Juntar o plástico, com o literário e com o psicanalítico é uma provocação, explica Bergstein. O sujeito dialoga com a pintura, mas a pintura também dialoga com o sujeito. Nos cadernos de Bergstein, aquilo que acontece dentro do pensamento, no momento presente do acto de pintar, abre-se, concretiza-se na matéria e na palavra, de modo a que nada do que acontece fique perdido. Existe um desejo de captar tudo o que está a acontecer, enquanto se pinta. Existe a urgência de que todas as instigações sejam reproduzidas e contadas. E essa é a poética que se instaura dentro de cada caderno, que se refere sempre a acontecimentos, gestos e marcas sem limite.


O livro faz naturalmente parte da escrita - o livro / caderno é, deste modo, visto por Bergstein como uma forma em potência. É o lugar onde se dá essa relação maior, de escrita com plasticidade.  Para Bergstein, a arte é um enigma e as palavras que vão aparecendo no caderno representam uma possibilidade de resposta. Mas também podem significar o sentimento e o afeto que ocorre quando se pinta. A ação de pintar faz parte de um processo íntimo, isolado e oculto e as palavras podem ajudar a descobrir quantas coisas se podem dizer em relação ao que se está a fazer num determinado momento e também podem facilitar na manifestação de quantas maneiras diferentes se pode dizer o que se quer pintar.
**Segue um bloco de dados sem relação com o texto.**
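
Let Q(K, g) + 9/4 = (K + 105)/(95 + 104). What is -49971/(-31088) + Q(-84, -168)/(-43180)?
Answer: 26837817189/16695849260 ≈ 1.6075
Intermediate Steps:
Q(K, g) = -1371/796 + K/199 (Q(K, g) = -9/4 + (K + 105)/(95 + 104) = -9/4 + (105 + K)/199 = -9/4 + (105 + K)*(1/199) = -9/4 + (105/199 + K/199) = -1371/796 + K/199)
-49971/(-31088) + Q(-84, -168)/(-43180) = -49971/(-31088) + (-1371/796 + (1/199)*(-84))/(-43180) = -49971*(-1/31088) + (-1371/796 - 84/199)*(-1/43180) = 49971/31088 - 1707/796*(-1/43180) = 49971/31088 + 1707/34371280 = 26837817189/16695849260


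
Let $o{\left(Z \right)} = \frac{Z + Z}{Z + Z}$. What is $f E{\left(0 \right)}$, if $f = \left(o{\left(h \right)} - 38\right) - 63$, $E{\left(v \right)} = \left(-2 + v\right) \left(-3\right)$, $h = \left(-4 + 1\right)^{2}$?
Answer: $-600$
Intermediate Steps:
$h = 9$ ($h = \left(-3\right)^{2} = 9$)
$E{\left(v \right)} = 6 - 3 v$
$o{\left(Z \right)} = 1$ ($o{\left(Z \right)} = \frac{2 Z}{2 Z} = 2 Z \frac{1}{2 Z} = 1$)
$f = -100$ ($f = \left(1 - 38\right) - 63 = -37 - 63 = -100$)
$f E{\left(0 \right)} = - 100 \left(6 - 0\right) = - 100 \left(6 + 0\right) = \left(-100\right) 6 = -600$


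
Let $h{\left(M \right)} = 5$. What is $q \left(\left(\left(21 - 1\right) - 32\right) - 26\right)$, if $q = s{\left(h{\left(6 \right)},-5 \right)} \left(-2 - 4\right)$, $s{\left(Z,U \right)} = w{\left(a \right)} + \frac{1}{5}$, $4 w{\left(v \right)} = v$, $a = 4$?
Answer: $\frac{1368}{5} \approx 273.6$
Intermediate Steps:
$w{\left(v \right)} = \frac{v}{4}$
$s{\left(Z,U \right)} = \frac{6}{5}$ ($s{\left(Z,U \right)} = \frac{1}{4} \cdot 4 + \frac{1}{5} = 1 + \frac{1}{5} = \frac{6}{5}$)
$q = - \frac{36}{5}$ ($q = \frac{6 \left(-2 - 4\right)}{5} = \frac{6}{5} \left(-6\right) = - \frac{36}{5} \approx -7.2$)
$q \left(\left(\left(21 - 1\right) - 32\right) - 26\right) = - \frac{36 \left(\left(\left(21 - 1\right) - 32\right) - 26\right)}{5} = - \frac{36 \left(\left(20 - 32\right) - 26\right)}{5} = - \frac{36 \left(-12 - 26\right)}{5} = \left(- \frac{36}{5}\right) \left(-38\right) = \frac{1368}{5}$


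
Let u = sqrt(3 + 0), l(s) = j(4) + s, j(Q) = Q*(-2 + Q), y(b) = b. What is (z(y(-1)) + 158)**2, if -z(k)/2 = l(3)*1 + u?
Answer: 18508 - 544*sqrt(3) ≈ 17566.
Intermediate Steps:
l(s) = 8 + s (l(s) = 4*(-2 + 4) + s = 4*2 + s = 8 + s)
u = sqrt(3) ≈ 1.7320
z(k) = -22 - 2*sqrt(3) (z(k) = -2*((8 + 3)*1 + sqrt(3)) = -2*(11*1 + sqrt(3)) = -2*(11 + sqrt(3)) = -22 - 2*sqrt(3))
(z(y(-1)) + 158)**2 = ((-22 - 2*sqrt(3)) + 158)**2 = (136 - 2*sqrt(3))**2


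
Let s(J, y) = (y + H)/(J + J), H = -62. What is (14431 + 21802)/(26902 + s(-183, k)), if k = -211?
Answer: 4420426/3282135 ≈ 1.3468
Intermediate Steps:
s(J, y) = (-62 + y)/(2*J) (s(J, y) = (y - 62)/(J + J) = (-62 + y)/((2*J)) = (-62 + y)*(1/(2*J)) = (-62 + y)/(2*J))
(14431 + 21802)/(26902 + s(-183, k)) = (14431 + 21802)/(26902 + (½)*(-62 - 211)/(-183)) = 36233/(26902 + (½)*(-1/183)*(-273)) = 36233/(26902 + 91/122) = 36233/(3282135/122) = 36233*(122/3282135) = 4420426/3282135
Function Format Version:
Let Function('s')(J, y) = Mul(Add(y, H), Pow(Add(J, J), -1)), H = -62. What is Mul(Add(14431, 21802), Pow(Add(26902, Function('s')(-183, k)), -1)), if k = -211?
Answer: Rational(4420426, 3282135) ≈ 1.3468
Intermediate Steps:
Function('s')(J, y) = Mul(Rational(1, 2), Pow(J, -1), Add(-62, y)) (Function('s')(J, y) = Mul(Add(y, -62), Pow(Add(J, J), -1)) = Mul(Add(-62, y), Pow(Mul(2, J), -1)) = Mul(Add(-62, y), Mul(Rational(1, 2), Pow(J, -1))) = Mul(Rational(1, 2), Pow(J, -1), Add(-62, y)))
Mul(Add(14431, 21802), Pow(Add(26902, Function('s')(-183, k)), -1)) = Mul(Add(14431, 21802), Pow(Add(26902, Mul(Rational(1, 2), Pow(-183, -1), Add(-62, -211))), -1)) = Mul(36233, Pow(Add(26902, Mul(Rational(1, 2), Rational(-1, 183), -273)), -1)) = Mul(36233, Pow(Add(26902, Rational(91, 122)), -1)) = Mul(36233, Pow(Rational(3282135, 122), -1)) = Mul(36233, Rational(122, 3282135)) = Rational(4420426, 3282135)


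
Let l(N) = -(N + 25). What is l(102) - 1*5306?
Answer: -5433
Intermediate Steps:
l(N) = -25 - N (l(N) = -(25 + N) = -25 - N)
l(102) - 1*5306 = (-25 - 1*102) - 1*5306 = (-25 - 102) - 5306 = -127 - 5306 = -5433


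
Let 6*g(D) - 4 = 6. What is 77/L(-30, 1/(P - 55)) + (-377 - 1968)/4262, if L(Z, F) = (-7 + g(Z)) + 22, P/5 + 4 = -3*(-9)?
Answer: 216818/53275 ≈ 4.0698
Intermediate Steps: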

Algumas páginas dos cadernos parecem rascunhos, parecem o avesso de uma escrita - mostram frases inacabadas, palavras riscadas, erradas, mutiladas, aquilo que não se deve mostrar, aquilo que se quer apagar. Não existe narrativa, mas existe continuidade. As palavras estão soltas ou sobrepostas, entre espaços, no meio de vazios. As palavras fazem parte de perguntas e respostas. Funcionam como forças germinantes, como sementes à espera. 
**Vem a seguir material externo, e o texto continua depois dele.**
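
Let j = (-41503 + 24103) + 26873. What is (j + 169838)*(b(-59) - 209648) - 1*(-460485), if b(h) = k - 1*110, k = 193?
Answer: -37576849230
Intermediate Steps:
j = 9473 (j = -17400 + 26873 = 9473)
b(h) = 83 (b(h) = 193 - 1*110 = 193 - 110 = 83)
(j + 169838)*(b(-59) - 209648) - 1*(-460485) = (9473 + 169838)*(83 - 209648) - 1*(-460485) = 179311*(-209565) + 460485 = -37577309715 + 460485 = -37576849230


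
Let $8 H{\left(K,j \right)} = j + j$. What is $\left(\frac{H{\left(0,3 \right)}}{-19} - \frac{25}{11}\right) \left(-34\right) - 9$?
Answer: $\frac{29099}{418} \approx 69.615$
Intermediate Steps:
$H{\left(K,j \right)} = \frac{j}{4}$ ($H{\left(K,j \right)} = \frac{j + j}{8} = \frac{2 j}{8} = \frac{j}{4}$)
$\left(\frac{H{\left(0,3 \right)}}{-19} - \frac{25}{11}\right) \left(-34\right) - 9 = \left(\frac{\frac{1}{4} \cdot 3}{-19} - \frac{25}{11}\right) \left(-34\right) - 9 = \left(\frac{3}{4} \left(- \frac{1}{19}\right) - \frac{25}{11}\right) \left(-34\right) - 9 = \left(- \frac{3}{76} - \frac{25}{11}\right) \left(-34\right) - 9 = \left(- \frac{1933}{836}\right) \left(-34\right) - 9 = \frac{32861}{418} - 9 = \frac{29099}{418}$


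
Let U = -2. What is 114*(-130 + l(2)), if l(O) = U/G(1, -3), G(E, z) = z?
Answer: -14744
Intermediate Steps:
l(O) = 2/3 (l(O) = -2/(-3) = -2*(-1/3) = 2/3)
114*(-130 + l(2)) = 114*(-130 + 2/3) = 114*(-388/3) = -14744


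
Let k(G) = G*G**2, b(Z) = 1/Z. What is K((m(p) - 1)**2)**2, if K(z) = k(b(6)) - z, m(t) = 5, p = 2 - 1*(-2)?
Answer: 11937025/46656 ≈ 255.85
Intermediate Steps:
b(Z) = 1/Z
p = 4 (p = 2 + 2 = 4)
k(G) = G**3
K(z) = 1/216 - z (K(z) = (1/6)**3 - z = 1/216 - z)
K((m(p) - 1)**2)**2 = (1/216 - (5 - 1)**2)**2 = (1/216 - 1*4**2)**2 = (1/216 - 1*16)**2 = (1/216 - 16)**2 = (-3455/216)**2 = 11937025/46656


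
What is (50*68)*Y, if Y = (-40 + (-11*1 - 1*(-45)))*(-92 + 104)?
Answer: -244800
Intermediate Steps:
Y = -72 (Y = (-40 + (-11 + 45))*12 = (-40 + 34)*12 = -6*12 = -72)
(50*68)*Y = (50*68)*(-72) = 3400*(-72) = -244800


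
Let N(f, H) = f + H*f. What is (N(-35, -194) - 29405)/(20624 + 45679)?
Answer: -7550/22101 ≈ -0.34161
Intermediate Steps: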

Os cadernos materializam verdadeiras clareiras de diálogos múltiplos que se vão destapando. São conversas mudas, discussões encobertas, diálogos em aberto e discursos incompletos. O branco e o nada talvez simbolize o vazio da resposta ou o silêncio de uma pergunta. As diversas camadas de tinta escondem e cobrem palavras, linhas e marcas.


Bergstein gosta do desenvolvimento formal da linha, do ponto e do plano. Mas a desarticulação da escrita é a própria razão dos cadernos. Só assim há disponibilidade para que a escrita seja continuada, renovada, repensada ou refeita. A linguagem existe afinal em continuidade, nunca está completa e está sempre por acabar. A palavra, semanticamente, para ser lida tem de ter uma aparência e uma importância formal. E a pintura pode ser a narradora de uma história aberta, sem linearidade narrativa, nem temporal. Bergstein diz que, apesar da existência das palavras, as letras devem ter sempre a possibilidade de serem simplesmente letras, para que a procura e a experimentação nunca termine.